Four billion years ago, the moon began to cool and solidify after the collision that caused it to break off in the first place. Prior to that, in a more malleable state, Earth’s gravitational pull combined with the moon’s rotation to cause the warping. “If you imagine spinning a water balloon, it will start to flatten at the poles and bulge at the equator,” Garrick-Bethell explained.
That doesn’t tell the whole story, though, so the UCSC team dug deeper. In the new paper, they coauthors incorporated other tidal effects into their analysis. They also took into account the large impact basins that have shaped the moon’s topography, and they considered the moon’s gravity field together with its topography.
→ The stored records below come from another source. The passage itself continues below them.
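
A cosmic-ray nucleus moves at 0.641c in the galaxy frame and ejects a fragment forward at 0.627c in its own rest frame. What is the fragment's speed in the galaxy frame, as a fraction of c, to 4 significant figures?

Compose boost 2: (0.627 + 0.641)/(1 + 0.627×0.641) = 1.268/1.40191 = 0.9045

u ≈ 0.9045c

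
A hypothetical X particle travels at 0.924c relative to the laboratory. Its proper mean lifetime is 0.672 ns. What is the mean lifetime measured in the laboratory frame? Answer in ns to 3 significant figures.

Δt ≈ 1.76 ns

γ = 1/√(1 − 0.924²) = 2.6151
Time dilation: Δt = γτ₀ = 2.6151 × 0.672 ns = 1.76 ns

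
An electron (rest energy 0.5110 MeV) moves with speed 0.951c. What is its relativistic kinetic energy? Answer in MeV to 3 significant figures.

γ = 1/√(1 − 0.951²) = 3.2342
K = (γ − 1)m₀c² = (3.2342 − 1) × 0.5110 MeV = 2.2342 × 0.5110 MeV = 1.14 MeV

K ≈ 1.14 MeV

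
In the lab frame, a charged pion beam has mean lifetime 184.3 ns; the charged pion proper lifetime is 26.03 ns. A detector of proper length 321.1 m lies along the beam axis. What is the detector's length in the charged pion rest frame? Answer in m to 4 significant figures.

L ≈ 45.35 m

Time dilation ⇒ γ = Δt/τ₀ = 184.3/26.03 = 7.08029
Length contraction: L = L₀/γ = 321.1/7.08029 = 45.35 m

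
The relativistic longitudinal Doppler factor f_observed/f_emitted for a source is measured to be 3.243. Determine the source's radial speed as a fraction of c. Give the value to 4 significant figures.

β ≈ 0.8263

f_obs/f_src = √((1+β)/(1−β)) = 3.243  ⇒  (1+β)/(1−β) = 10.5170
β = |1 − D²|/(1 + D²) = |1 − 10.5170|/(1 + 10.5170) = 0.8263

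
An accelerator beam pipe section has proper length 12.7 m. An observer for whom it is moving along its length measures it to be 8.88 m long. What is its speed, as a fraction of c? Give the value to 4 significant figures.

β ≈ 0.7149

γ = L₀/L = 12.7/8.88 = 1.43018
β = √(1 − 1/γ²) = 0.7149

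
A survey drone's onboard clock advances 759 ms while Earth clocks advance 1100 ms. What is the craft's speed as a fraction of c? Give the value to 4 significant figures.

γ = Δt/τ₀ = 1100/759 = 1.44928
β = √(1 − 1/γ²) = √(1 − 1/1.44928²) = 0.7238

β ≈ 0.7238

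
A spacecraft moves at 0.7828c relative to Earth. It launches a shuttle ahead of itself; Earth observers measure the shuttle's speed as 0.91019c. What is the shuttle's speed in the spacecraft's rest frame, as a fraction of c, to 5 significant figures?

Inverse velocity addition: u' = (u − v)/(1 − uv/c²)
= (0.91019 − 0.7828)/(1 − 0.91019×0.7828) = 0.12739/0.2875033 = 0.44309

u' ≈ 0.44309c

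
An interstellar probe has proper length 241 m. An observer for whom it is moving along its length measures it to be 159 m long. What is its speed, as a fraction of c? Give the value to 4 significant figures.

γ = L₀/L = 241/159 = 1.51572
β = √(1 − 1/γ²) = 0.7515

β ≈ 0.7515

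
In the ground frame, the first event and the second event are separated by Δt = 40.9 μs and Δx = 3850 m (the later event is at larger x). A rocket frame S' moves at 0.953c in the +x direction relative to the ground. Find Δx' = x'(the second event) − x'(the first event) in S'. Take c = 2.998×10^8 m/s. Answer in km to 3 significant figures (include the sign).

γ = 1/√(1 − 0.953²) = 3.3007
Δx' = γ(Δx − vΔt) = 3.3007 × (3850 m − 0.953×(2.998×10^8 m/s)×40.9×10^-6 s)
= 3.3007 × (-7835.5 m) = -25.9 km

Δx' ≈ -25.9 km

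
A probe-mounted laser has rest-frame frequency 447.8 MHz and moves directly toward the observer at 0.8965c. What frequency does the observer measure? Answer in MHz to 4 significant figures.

f_obs ≈ 1917 MHz

Relativistic Doppler: f_obs = f_src √((1+β)/(1−β))
= 447.8 × √(1.89650/0.103500) = 447.8 × 4.28062 = 1917 MHz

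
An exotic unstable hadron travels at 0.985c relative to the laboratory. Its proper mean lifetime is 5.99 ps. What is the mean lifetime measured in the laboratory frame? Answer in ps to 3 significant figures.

Δt ≈ 34.7 ps

γ = 1/√(1 − 0.985²) = 5.7953
Time dilation: Δt = γτ₀ = 5.7953 × 5.99 ps = 34.7 ps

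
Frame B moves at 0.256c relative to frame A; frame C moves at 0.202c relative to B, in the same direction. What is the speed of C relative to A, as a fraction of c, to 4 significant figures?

u ≈ 0.4355c

Compose boost 2: (0.202 + 0.256)/(1 + 0.202×0.256) = 0.4580/1.05171 = 0.4355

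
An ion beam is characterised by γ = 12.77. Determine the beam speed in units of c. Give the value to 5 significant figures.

β = √(1 − 1/γ²) = √(1 − 1/12.77²) = √(0.9938678) = 0.99693

β ≈ 0.99693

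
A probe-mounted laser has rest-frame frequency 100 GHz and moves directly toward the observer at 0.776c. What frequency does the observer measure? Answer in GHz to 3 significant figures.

f_obs ≈ 282 GHz

Relativistic Doppler: f_obs = f_src √((1+β)/(1−β))
= 100 × √(1.7760/0.22400) = 100 × 2.8158 = 282 GHz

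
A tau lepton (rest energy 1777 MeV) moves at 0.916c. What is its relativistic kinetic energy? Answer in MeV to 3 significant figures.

K ≈ 2650 MeV

γ = 1/√(1 − 0.916²) = 2.4927
K = (γ − 1)m₀c² = (2.4927 − 1) × 1777 MeV = 1.4927 × 1777 MeV = 2650 MeV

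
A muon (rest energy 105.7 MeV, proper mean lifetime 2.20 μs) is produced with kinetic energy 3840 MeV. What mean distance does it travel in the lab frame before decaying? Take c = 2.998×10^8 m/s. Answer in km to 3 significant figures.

d ≈ 24.6 km

γ = 1 + K/(m₀c²) = 1 + 3840/105.7 = 37.329
β = √(1 − 1/γ²) = 0.99964
Dilated lifetime: γτ₀ = 37.329 × 2.20 μs = 82.124 μs
d = βc·γτ₀ = 0.99964 × (2.998×10^8 m/s) × 8.2124×10^-5 s = 24.6 km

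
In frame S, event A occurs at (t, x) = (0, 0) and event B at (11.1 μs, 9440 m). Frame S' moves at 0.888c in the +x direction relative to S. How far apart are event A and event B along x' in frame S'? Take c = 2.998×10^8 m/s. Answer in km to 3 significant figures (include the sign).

Δx' ≈ 14.1 km

γ = 1/√(1 − 0.888²) = 2.1747
Δx' = γ(Δx − vΔt) = 2.1747 × (9440 m − 0.888×(2.998×10^8 m/s)×11.1×10^-6 s)
= 2.1747 × (6484.9 m) = 14.1 km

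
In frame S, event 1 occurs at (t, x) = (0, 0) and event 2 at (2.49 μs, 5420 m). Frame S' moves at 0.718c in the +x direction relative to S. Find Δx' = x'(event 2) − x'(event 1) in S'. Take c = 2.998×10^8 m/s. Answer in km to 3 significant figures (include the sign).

Δx' ≈ 7.02 km

γ = 1/√(1 − 0.718²) = 1.4367
Δx' = γ(Δx − vΔt) = 1.4367 × (5420 m − 0.718×(2.998×10^8 m/s)×2.49×10^-6 s)
= 1.4367 × (4884.0 m) = 7.02 km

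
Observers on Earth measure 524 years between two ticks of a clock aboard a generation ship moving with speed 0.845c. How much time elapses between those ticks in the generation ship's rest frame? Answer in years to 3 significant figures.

τ₀ ≈ 280 years

γ = 1/√(1 − 0.845²) = 1.8700
Proper time: τ₀ = Δt/γ = 524/1.8700 = 280 years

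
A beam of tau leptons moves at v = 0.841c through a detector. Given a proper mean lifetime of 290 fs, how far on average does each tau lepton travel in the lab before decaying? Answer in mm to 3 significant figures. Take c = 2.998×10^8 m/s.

γ = 1/√(1 − 0.841²) = 1.8483
Dilated lifetime: Δt = γτ₀ = 1.8483 × 290 fs = 536.01 fs
d = vΔt = 0.841c × 536.01 fs = 2.5213×10^8 m/s × 5.3601×10^-13 s = 0.135 mm

d ≈ 0.135 mm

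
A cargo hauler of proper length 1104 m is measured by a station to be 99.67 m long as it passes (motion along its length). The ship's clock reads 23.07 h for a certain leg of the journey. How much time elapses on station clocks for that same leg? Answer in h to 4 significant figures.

Length contraction ⇒ γ = L₀/L = 1104/99.67 = 11.0766
Time dilation: Δt = γτ₀ = 11.0766 × 23.07 h = 255.5 h

Δt ≈ 255.5 h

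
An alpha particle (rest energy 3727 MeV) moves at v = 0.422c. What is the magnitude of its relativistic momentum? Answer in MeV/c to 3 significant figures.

p ≈ 1730 MeV/c

γ = 1/√(1 − 0.422²) = 1.1030
p = γβm₀c = 1.1030 × 0.422 × 3727 MeV/c = 1730 MeV/c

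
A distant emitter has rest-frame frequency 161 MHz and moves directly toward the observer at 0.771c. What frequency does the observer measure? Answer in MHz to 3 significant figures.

f_obs ≈ 448 MHz

Relativistic Doppler: f_obs = f_src √((1+β)/(1−β))
= 161 × √(1.7710/0.22900) = 161 × 2.7809 = 448 MHz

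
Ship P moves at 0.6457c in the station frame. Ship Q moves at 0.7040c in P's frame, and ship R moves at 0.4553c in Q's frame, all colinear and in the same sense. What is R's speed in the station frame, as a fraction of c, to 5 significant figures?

Compose boost 2: (0.7040 + 0.6457)/(1 + 0.7040×0.6457) = 1.3497/1.454573 = 0.9279013
Compose boost 3: (0.4553 + 0.9279013)/(1 + 0.4553×0.9279013) = 1.383201/1.422473 = 0.97239

u ≈ 0.97239c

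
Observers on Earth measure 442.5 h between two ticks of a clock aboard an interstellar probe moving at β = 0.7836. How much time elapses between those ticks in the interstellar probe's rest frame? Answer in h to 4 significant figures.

γ = 1/√(1 − 0.7836²) = 1.60962
Proper time: τ₀ = Δt/γ = 442.5/1.60962 = 274.9 h

τ₀ ≈ 274.9 h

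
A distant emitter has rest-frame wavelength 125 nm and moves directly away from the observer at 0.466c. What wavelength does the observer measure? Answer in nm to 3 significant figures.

λ_obs ≈ 207 nm

Relativistic Doppler: λ_obs = λ_src √((1+β)/(1−β))
= 125 × √(1.4660/0.53400) = 125 × 1.6569 = 207 nm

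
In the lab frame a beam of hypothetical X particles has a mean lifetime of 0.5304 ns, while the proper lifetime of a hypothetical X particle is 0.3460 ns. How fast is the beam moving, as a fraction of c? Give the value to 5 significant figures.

β ≈ 0.75793

γ = Δt/τ₀ = 0.5304/0.3460 = 1.532948
β = √(1 − 1/γ²) = √(1 − 1/1.532948²) = 0.75793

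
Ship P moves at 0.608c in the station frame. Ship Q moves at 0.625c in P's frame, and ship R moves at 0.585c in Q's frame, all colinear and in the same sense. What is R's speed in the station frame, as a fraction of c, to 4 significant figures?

Compose boost 2: (0.625 + 0.608)/(1 + 0.625×0.608) = 1.233/1.38000 = 0.893478
Compose boost 3: (0.585 + 0.893478)/(1 + 0.585×0.893478) = 1.47848/1.52268 = 0.9710

u ≈ 0.9710c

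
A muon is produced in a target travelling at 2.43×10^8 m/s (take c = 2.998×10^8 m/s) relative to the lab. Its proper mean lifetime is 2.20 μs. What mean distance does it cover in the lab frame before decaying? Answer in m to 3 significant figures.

β = v/c = 2.43×10^8 / 2.998×10^8 = 0.81054
γ = 1/√(1 − 0.81054²) = 1.7074
Dilated lifetime: Δt = γτ₀ = 1.7074 × 2.20 μs = 3.7563 μs
d = vΔt = 0.81054c × 3.7563 μs = 2.4300×10^8 m/s × 3.7563×10^-6 s = 913 m

d ≈ 913 m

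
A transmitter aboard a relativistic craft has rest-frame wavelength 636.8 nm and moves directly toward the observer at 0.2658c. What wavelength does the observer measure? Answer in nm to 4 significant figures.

λ_obs ≈ 485.0 nm

Relativistic Doppler: λ_obs = λ_src √((1−β)/(1+β))
= 636.8 × √(0.734200/1.26580) = 636.8 × 0.761596 = 485.0 nm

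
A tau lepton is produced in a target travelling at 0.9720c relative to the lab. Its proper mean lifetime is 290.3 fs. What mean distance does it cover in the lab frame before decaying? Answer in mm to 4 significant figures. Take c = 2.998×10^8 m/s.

γ = 1/√(1 − 0.9720²) = 4.25567
Dilated lifetime: Δt = γτ₀ = 4.25567 × 290.3 fs = 1235.42 fs
d = vΔt = 0.9720c × 1235.42 fs = 2.91406×10^8 m/s × 1.23542×10^-12 s = 0.3600 mm

d ≈ 0.3600 mm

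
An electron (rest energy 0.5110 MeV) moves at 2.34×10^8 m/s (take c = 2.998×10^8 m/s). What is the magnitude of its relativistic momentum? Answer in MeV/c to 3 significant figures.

β = v/c = 2.34×10^8 / 2.998×10^8 = 0.78052
γ = 1/√(1 − 0.78052²) = 1.5997
p = γβm₀c = 1.5997 × 0.78052 × 0.5110 MeV/c = 0.638 MeV/c

p ≈ 0.638 MeV/c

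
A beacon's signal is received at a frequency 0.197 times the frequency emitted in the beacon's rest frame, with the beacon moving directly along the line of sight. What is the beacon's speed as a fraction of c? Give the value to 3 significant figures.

β ≈ 0.925

f_obs/f_src = √((1−β)/(1+β)) = 0.197  ⇒  (1−β)/(1+β) = 0.038809
β = |1 − D²|/(1 + D²) = |1 − 0.038809|/(1 + 0.038809) = 0.925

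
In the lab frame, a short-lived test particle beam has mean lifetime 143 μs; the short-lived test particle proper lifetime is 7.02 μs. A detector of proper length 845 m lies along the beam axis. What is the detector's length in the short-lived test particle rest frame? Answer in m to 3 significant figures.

Time dilation ⇒ γ = Δt/τ₀ = 143/7.02 = 20.370
Length contraction: L = L₀/γ = 845/20.370 = 41.5 m

L ≈ 41.5 m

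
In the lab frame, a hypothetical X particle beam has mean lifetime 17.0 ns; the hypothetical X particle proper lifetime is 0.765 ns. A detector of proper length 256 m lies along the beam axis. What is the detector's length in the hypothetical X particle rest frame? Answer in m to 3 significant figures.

Time dilation ⇒ γ = Δt/τ₀ = 17.0/0.765 = 22.222
Length contraction: L = L₀/γ = 256/22.222 = 11.5 m

L ≈ 11.5 m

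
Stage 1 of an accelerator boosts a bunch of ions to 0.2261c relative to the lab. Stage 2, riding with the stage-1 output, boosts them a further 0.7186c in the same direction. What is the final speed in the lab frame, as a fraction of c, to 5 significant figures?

u ≈ 0.81266c

Compose boost 2: (0.7186 + 0.2261)/(1 + 0.7186×0.2261) = 0.94470/1.162475 = 0.81266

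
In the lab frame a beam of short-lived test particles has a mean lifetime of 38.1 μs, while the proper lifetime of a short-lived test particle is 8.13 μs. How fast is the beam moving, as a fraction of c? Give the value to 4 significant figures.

γ = Δt/τ₀ = 38.1/8.13 = 4.68635
β = √(1 − 1/γ²) = √(1 − 1/4.68635²) = 0.9770

β ≈ 0.9770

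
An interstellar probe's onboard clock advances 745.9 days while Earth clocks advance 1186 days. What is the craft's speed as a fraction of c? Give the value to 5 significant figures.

γ = Δt/τ₀ = 1186/745.9 = 1.590025
β = √(1 − 1/γ²) = √(1 − 1/1.590025²) = 0.77747

β ≈ 0.77747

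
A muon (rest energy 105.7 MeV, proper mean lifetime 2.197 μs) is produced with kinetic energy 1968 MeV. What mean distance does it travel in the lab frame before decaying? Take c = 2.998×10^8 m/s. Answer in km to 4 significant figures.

γ = 1 + K/(m₀c²) = 1 + 1968/105.7 = 19.6187
β = √(1 − 1/γ²) = 0.998700
Dilated lifetime: γτ₀ = 19.6187 × 2.197 μs = 43.1024 μs
d = βc·γτ₀ = 0.998700 × (2.998×10^8 m/s) × 4.31024×10^-5 s = 12.91 km

d ≈ 12.91 km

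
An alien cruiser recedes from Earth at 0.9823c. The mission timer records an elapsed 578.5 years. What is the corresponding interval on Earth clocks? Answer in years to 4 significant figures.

Δt ≈ 3088 years

γ = 1/√(1 − 0.9823²) = 5.33862
Time dilation: Δt = γτ₀ = 5.33862 × 578.5 years = 3088 years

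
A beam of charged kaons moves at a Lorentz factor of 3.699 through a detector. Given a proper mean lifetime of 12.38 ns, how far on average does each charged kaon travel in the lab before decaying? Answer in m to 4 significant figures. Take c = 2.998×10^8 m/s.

β = √(1 − 1/γ²) = √(1 − 1/3.699²) = 0.962764
Dilated lifetime: Δt = γτ₀ = 3.699 × 12.38 ns = 45.7936 ns
d = vΔt = 0.962764c × 45.7936 ns = 2.88637×10^8 m/s × 4.57936×10^-8 s = 13.22 m

d ≈ 13.22 m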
Because of those impact craters, it was impossible to analyze the moon using spherical calculations. Compensating for that, they found that early-stage tidal heating and varying thickness in the crust was responsible for most of the moon’s major topographical features.
“In 2010, we found one area that fits the tidal heating effect, but that study left open the rest of the moon and didn’t include the tidal-rotational deformation. In this paper we tried to bring all those considerations together,” Garrick-Bethell said.
The rest of the features appeared to match up with the earlier “fossil bulge” theory, but this study is the first to establish multiple theories in combination.
What’s interesting is that the moon’s gravitational field doesn’t align with its shape, with the principal axis separated by about 34 degrees from the gravitational axis. Craters (and the mass that left with them) likely account for some of the shift, while internal changes are responsible for the rest.
The only mystery? The topographical differences between the near and far sides – tidal forces can’t explain those.